Questo per soffermarci su quanto, ora più che mai, siamo chiamati a responsabilizzarci nei confronti del benessere non solo fisico ma emotivo dei nostri animali, a guardarli con occhi nuovi, rispettando la loro natura di specie diversa dalla nostra che porta con sé una grammatica comunicativa ed emotiva che si sviluppa su piani genetici, motivazionali, esperienziali differenti. Avviciniamoci nel rispetto della loro sensibilità, della loro soggettività, cercando di vivere la relazione non solo attraverso aspettative e richieste, ma cercando nell’altro la parte migliore di noi.
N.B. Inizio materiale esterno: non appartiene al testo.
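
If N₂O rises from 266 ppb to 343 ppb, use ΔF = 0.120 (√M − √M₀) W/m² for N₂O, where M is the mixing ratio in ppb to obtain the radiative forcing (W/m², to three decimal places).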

L’amore non basta, ci vuole il rispetto,la conoscenza, la capacità di ascolto dell’altro e ascoltare non è un bisogno, anzi ascoltare prevede una rinuncia ad esprimersi, una rinuncia al controllo e prevede la capacità di lasciarsi guidare su un terreno sconosciuto, correndo il rischio di sentirci confusi, ma con la possibilità di entrare profondamente in contatto con l’altro. Viviamo questo tempo sospeso cercando di mantenere un setting emotivo emozionale equilibrato, cerchiamo di mantenere le sane abitudini, le routine, gli spazi individuali; incoraggiamo l’autonomia anche quella relazionale, la quarantena finirà e riprenderemo i nostri punti di riferimento. Facciamo in modo che anche i nostri animali li acquisiscono laddove carenti e li potenzino laddove presenti.

Amiamoci dunque, ma rispettiamo le distanze: il virus è insito nell’animo umano.